Unfortunately, we spend a substantial part of our lives commuting. There is a lot of variation, obviously. According to a study by the OECD, people in South Africa and South Korea spend roughly twice as much time commuting per day as people in Ireland and Denmark. However, the longest commute is said to be in Bangkok, where people spend an average of two hours each day on their way to and from work.

There is also a lot of variation within countries. In the UK, people working in London endure the longest average commute (seventy-four minutes), and it has also been reported that almost 2 million Britons are travelling three hours or more for work daily.

Commuting Time



Source: OECD, ‘How’s Life? Measuring Well-being: Commuting Time’, 2011





In a time when more and more of us are finding it difficult to juggle work and life and fit it all into the twenty-four hours of a day, it may not come as a surprise that, according to the Office of National Statistics, happiness seems to decrease with every mile a commuter travels.

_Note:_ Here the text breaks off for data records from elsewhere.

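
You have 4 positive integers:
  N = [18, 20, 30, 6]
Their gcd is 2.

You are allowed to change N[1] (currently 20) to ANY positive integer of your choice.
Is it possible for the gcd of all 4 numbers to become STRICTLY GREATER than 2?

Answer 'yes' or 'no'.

Answer: yes

Derivation:
Current gcd = 2
gcd of all OTHER numbers (without N[1]=20): gcd([18, 30, 6]) = 6
The new gcd after any change is gcd(6, new_value).
This can be at most 6.
Since 6 > old gcd 2, the gcd CAN increase (e.g., set N[1] = 6).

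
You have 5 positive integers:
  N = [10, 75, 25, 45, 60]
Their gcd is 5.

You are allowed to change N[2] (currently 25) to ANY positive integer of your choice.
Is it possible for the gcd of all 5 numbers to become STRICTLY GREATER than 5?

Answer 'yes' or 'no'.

Current gcd = 5
gcd of all OTHER numbers (without N[2]=25): gcd([10, 75, 45, 60]) = 5
The new gcd after any change is gcd(5, new_value).
This can be at most 5.
Since 5 = old gcd 5, the gcd can only stay the same or decrease.

Answer: no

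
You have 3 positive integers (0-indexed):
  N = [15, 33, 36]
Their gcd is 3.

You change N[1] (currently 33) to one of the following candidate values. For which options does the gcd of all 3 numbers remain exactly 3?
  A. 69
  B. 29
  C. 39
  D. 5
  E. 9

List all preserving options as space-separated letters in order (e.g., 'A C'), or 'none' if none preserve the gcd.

Answer: A C E

Derivation:
Old gcd = 3; gcd of others (without N[1]) = 3
New gcd for candidate v: gcd(3, v). Preserves old gcd iff gcd(3, v) = 3.
  Option A: v=69, gcd(3,69)=3 -> preserves
  Option B: v=29, gcd(3,29)=1 -> changes
  Option C: v=39, gcd(3,39)=3 -> preserves
  Option D: v=5, gcd(3,5)=1 -> changes
  Option E: v=9, gcd(3,9)=3 -> preserves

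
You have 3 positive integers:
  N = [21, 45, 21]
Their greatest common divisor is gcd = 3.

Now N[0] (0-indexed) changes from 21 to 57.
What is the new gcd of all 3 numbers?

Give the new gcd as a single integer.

Numbers: [21, 45, 21], gcd = 3
Change: index 0, 21 -> 57
gcd of the OTHER numbers (without index 0): gcd([45, 21]) = 3
New gcd = gcd(g_others, new_val) = gcd(3, 57) = 3

Answer: 3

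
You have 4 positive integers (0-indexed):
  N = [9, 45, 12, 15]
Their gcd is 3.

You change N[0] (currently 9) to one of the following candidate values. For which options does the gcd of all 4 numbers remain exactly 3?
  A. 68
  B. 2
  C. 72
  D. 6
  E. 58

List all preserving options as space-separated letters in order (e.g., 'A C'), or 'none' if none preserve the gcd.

Answer: C D

Derivation:
Old gcd = 3; gcd of others (without N[0]) = 3
New gcd for candidate v: gcd(3, v). Preserves old gcd iff gcd(3, v) = 3.
  Option A: v=68, gcd(3,68)=1 -> changes
  Option B: v=2, gcd(3,2)=1 -> changes
  Option C: v=72, gcd(3,72)=3 -> preserves
  Option D: v=6, gcd(3,6)=3 -> preserves
  Option E: v=58, gcd(3,58)=1 -> changes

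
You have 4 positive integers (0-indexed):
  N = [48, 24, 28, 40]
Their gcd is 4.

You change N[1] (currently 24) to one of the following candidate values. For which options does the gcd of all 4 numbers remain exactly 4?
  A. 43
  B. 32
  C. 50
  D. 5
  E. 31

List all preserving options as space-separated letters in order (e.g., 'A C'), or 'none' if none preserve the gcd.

Old gcd = 4; gcd of others (without N[1]) = 4
New gcd for candidate v: gcd(4, v). Preserves old gcd iff gcd(4, v) = 4.
  Option A: v=43, gcd(4,43)=1 -> changes
  Option B: v=32, gcd(4,32)=4 -> preserves
  Option C: v=50, gcd(4,50)=2 -> changes
  Option D: v=5, gcd(4,5)=1 -> changes
  Option E: v=31, gcd(4,31)=1 -> changes

Answer: B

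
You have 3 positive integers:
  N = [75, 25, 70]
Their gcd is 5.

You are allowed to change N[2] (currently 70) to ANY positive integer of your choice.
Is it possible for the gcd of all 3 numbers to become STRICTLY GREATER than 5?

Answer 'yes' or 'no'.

Current gcd = 5
gcd of all OTHER numbers (without N[2]=70): gcd([75, 25]) = 25
The new gcd after any change is gcd(25, new_value).
This can be at most 25.
Since 25 > old gcd 5, the gcd CAN increase (e.g., set N[2] = 25).

Answer: yes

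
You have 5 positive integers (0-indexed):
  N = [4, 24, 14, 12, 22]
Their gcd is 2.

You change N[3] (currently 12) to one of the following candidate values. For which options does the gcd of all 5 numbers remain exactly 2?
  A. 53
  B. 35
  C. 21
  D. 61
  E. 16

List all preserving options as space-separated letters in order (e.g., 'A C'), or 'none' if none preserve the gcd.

Answer: E

Derivation:
Old gcd = 2; gcd of others (without N[3]) = 2
New gcd for candidate v: gcd(2, v). Preserves old gcd iff gcd(2, v) = 2.
  Option A: v=53, gcd(2,53)=1 -> changes
  Option B: v=35, gcd(2,35)=1 -> changes
  Option C: v=21, gcd(2,21)=1 -> changes
  Option D: v=61, gcd(2,61)=1 -> changes
  Option E: v=16, gcd(2,16)=2 -> preserves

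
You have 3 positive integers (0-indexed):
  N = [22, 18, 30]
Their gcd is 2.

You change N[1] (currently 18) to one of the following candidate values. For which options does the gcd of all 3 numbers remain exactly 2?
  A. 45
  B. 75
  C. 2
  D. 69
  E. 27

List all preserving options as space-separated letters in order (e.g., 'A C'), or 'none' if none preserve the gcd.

Old gcd = 2; gcd of others (without N[1]) = 2
New gcd for candidate v: gcd(2, v). Preserves old gcd iff gcd(2, v) = 2.
  Option A: v=45, gcd(2,45)=1 -> changes
  Option B: v=75, gcd(2,75)=1 -> changes
  Option C: v=2, gcd(2,2)=2 -> preserves
  Option D: v=69, gcd(2,69)=1 -> changes
  Option E: v=27, gcd(2,27)=1 -> changes

Answer: C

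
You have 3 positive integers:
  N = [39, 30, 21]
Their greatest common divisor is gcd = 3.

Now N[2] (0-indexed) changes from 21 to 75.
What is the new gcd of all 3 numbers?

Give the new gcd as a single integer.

Answer: 3

Derivation:
Numbers: [39, 30, 21], gcd = 3
Change: index 2, 21 -> 75
gcd of the OTHER numbers (without index 2): gcd([39, 30]) = 3
New gcd = gcd(g_others, new_val) = gcd(3, 75) = 3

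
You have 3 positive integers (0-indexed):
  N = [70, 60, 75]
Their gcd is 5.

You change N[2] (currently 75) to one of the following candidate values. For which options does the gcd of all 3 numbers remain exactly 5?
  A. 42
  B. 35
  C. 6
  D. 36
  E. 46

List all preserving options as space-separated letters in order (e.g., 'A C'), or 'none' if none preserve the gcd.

Answer: B

Derivation:
Old gcd = 5; gcd of others (without N[2]) = 10
New gcd for candidate v: gcd(10, v). Preserves old gcd iff gcd(10, v) = 5.
  Option A: v=42, gcd(10,42)=2 -> changes
  Option B: v=35, gcd(10,35)=5 -> preserves
  Option C: v=6, gcd(10,6)=2 -> changes
  Option D: v=36, gcd(10,36)=2 -> changes
  Option E: v=46, gcd(10,46)=2 -> changes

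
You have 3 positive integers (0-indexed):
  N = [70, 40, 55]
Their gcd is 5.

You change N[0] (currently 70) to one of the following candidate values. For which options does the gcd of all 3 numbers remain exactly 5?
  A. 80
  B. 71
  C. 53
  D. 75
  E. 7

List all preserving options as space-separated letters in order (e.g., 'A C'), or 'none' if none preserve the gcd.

Answer: A D

Derivation:
Old gcd = 5; gcd of others (without N[0]) = 5
New gcd for candidate v: gcd(5, v). Preserves old gcd iff gcd(5, v) = 5.
  Option A: v=80, gcd(5,80)=5 -> preserves
  Option B: v=71, gcd(5,71)=1 -> changes
  Option C: v=53, gcd(5,53)=1 -> changes
  Option D: v=75, gcd(5,75)=5 -> preserves
  Option E: v=7, gcd(5,7)=1 -> changes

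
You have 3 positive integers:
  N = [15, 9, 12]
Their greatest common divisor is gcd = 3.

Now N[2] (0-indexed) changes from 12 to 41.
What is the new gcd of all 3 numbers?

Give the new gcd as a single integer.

Numbers: [15, 9, 12], gcd = 3
Change: index 2, 12 -> 41
gcd of the OTHER numbers (without index 2): gcd([15, 9]) = 3
New gcd = gcd(g_others, new_val) = gcd(3, 41) = 1

Answer: 1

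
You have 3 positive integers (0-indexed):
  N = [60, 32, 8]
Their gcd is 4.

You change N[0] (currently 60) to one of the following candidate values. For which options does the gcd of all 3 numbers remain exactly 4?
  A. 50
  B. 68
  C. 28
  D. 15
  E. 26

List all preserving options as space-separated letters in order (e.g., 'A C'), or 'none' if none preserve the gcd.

Old gcd = 4; gcd of others (without N[0]) = 8
New gcd for candidate v: gcd(8, v). Preserves old gcd iff gcd(8, v) = 4.
  Option A: v=50, gcd(8,50)=2 -> changes
  Option B: v=68, gcd(8,68)=4 -> preserves
  Option C: v=28, gcd(8,28)=4 -> preserves
  Option D: v=15, gcd(8,15)=1 -> changes
  Option E: v=26, gcd(8,26)=2 -> changes

Answer: B C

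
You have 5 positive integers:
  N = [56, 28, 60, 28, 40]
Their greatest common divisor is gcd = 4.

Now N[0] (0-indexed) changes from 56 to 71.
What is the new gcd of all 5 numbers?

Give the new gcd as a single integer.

Numbers: [56, 28, 60, 28, 40], gcd = 4
Change: index 0, 56 -> 71
gcd of the OTHER numbers (without index 0): gcd([28, 60, 28, 40]) = 4
New gcd = gcd(g_others, new_val) = gcd(4, 71) = 1

Answer: 1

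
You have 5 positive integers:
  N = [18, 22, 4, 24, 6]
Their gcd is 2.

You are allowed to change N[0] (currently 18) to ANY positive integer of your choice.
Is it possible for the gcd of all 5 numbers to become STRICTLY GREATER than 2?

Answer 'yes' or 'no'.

Current gcd = 2
gcd of all OTHER numbers (without N[0]=18): gcd([22, 4, 24, 6]) = 2
The new gcd after any change is gcd(2, new_value).
This can be at most 2.
Since 2 = old gcd 2, the gcd can only stay the same or decrease.

Answer: no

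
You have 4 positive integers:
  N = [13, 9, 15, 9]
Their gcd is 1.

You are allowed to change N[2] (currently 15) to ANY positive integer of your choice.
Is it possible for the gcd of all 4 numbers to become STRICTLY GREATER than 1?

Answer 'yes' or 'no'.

Current gcd = 1
gcd of all OTHER numbers (without N[2]=15): gcd([13, 9, 9]) = 1
The new gcd after any change is gcd(1, new_value).
This can be at most 1.
Since 1 = old gcd 1, the gcd can only stay the same or decrease.

Answer: no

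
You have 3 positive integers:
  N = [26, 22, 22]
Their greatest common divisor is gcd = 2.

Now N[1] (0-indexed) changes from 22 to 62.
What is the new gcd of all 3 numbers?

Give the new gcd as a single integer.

Answer: 2

Derivation:
Numbers: [26, 22, 22], gcd = 2
Change: index 1, 22 -> 62
gcd of the OTHER numbers (without index 1): gcd([26, 22]) = 2
New gcd = gcd(g_others, new_val) = gcd(2, 62) = 2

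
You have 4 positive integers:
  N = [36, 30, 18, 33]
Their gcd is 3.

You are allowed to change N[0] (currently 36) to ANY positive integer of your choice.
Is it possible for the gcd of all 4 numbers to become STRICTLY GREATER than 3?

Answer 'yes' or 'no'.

Answer: no

Derivation:
Current gcd = 3
gcd of all OTHER numbers (without N[0]=36): gcd([30, 18, 33]) = 3
The new gcd after any change is gcd(3, new_value).
This can be at most 3.
Since 3 = old gcd 3, the gcd can only stay the same or decrease.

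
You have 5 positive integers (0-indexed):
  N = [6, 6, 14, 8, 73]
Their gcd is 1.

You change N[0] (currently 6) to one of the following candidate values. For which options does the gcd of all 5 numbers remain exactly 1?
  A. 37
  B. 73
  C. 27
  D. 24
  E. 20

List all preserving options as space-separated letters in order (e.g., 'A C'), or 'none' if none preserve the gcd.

Old gcd = 1; gcd of others (without N[0]) = 1
New gcd for candidate v: gcd(1, v). Preserves old gcd iff gcd(1, v) = 1.
  Option A: v=37, gcd(1,37)=1 -> preserves
  Option B: v=73, gcd(1,73)=1 -> preserves
  Option C: v=27, gcd(1,27)=1 -> preserves
  Option D: v=24, gcd(1,24)=1 -> preserves
  Option E: v=20, gcd(1,20)=1 -> preserves

Answer: A B C D E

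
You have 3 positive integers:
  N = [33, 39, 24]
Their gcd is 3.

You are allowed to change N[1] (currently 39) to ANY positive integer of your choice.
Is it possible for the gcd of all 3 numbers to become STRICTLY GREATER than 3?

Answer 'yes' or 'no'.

Current gcd = 3
gcd of all OTHER numbers (without N[1]=39): gcd([33, 24]) = 3
The new gcd after any change is gcd(3, new_value).
This can be at most 3.
Since 3 = old gcd 3, the gcd can only stay the same or decrease.

Answer: no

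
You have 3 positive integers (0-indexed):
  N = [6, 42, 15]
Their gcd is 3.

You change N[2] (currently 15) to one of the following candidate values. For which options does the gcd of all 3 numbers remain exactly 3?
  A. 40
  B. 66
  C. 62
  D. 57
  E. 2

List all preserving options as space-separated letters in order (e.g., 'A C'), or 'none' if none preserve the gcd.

Answer: D

Derivation:
Old gcd = 3; gcd of others (without N[2]) = 6
New gcd for candidate v: gcd(6, v). Preserves old gcd iff gcd(6, v) = 3.
  Option A: v=40, gcd(6,40)=2 -> changes
  Option B: v=66, gcd(6,66)=6 -> changes
  Option C: v=62, gcd(6,62)=2 -> changes
  Option D: v=57, gcd(6,57)=3 -> preserves
  Option E: v=2, gcd(6,2)=2 -> changes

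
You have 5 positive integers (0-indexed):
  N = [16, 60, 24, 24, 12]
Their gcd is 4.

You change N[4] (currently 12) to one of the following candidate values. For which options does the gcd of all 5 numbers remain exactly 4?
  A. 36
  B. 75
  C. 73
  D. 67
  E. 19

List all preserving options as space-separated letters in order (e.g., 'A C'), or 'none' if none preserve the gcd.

Old gcd = 4; gcd of others (without N[4]) = 4
New gcd for candidate v: gcd(4, v). Preserves old gcd iff gcd(4, v) = 4.
  Option A: v=36, gcd(4,36)=4 -> preserves
  Option B: v=75, gcd(4,75)=1 -> changes
  Option C: v=73, gcd(4,73)=1 -> changes
  Option D: v=67, gcd(4,67)=1 -> changes
  Option E: v=19, gcd(4,19)=1 -> changes

Answer: A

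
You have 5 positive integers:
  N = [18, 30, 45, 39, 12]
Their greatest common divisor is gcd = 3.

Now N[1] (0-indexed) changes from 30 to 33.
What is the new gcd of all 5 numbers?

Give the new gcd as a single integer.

Answer: 3

Derivation:
Numbers: [18, 30, 45, 39, 12], gcd = 3
Change: index 1, 30 -> 33
gcd of the OTHER numbers (without index 1): gcd([18, 45, 39, 12]) = 3
New gcd = gcd(g_others, new_val) = gcd(3, 33) = 3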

Using people who travel between one and fifteen minutes to get to work as the benchmark or reference group, it becomes clear that everyone else – those who need longer than that to get to work – feels less happy, while people who work from home (or live very close to their workplace) are happier.

We see the same pattern if we examine the question of anxiety. People working from home are less anxious than others. However, it is interesting to notice that people travelling more than three hours for work are no more anxious than people who have a one-to fifteen-minute commute. We do not fully understand why the negative effects of the commute seem to vanish once you hit three hours. Perhaps this group can make better use of their commute by reading or working – and perhaps they have made a conscious choice to work in London but live in the countryside and the benefits of their living environment counteract the negative effect of the commute.

Looking across several indicators of well-being, the worst effects of commuting are associated with journeys lasting between an hour and an hour and a half.

Jessica had one of those commutes. After getting a job in advertising in San Francisco, she found herself driving 90 kilometres each way. If she hit rush hour, the commute could eat up to four hours each day. But the money was good and the extra cash could help fund expensive fertility treatments.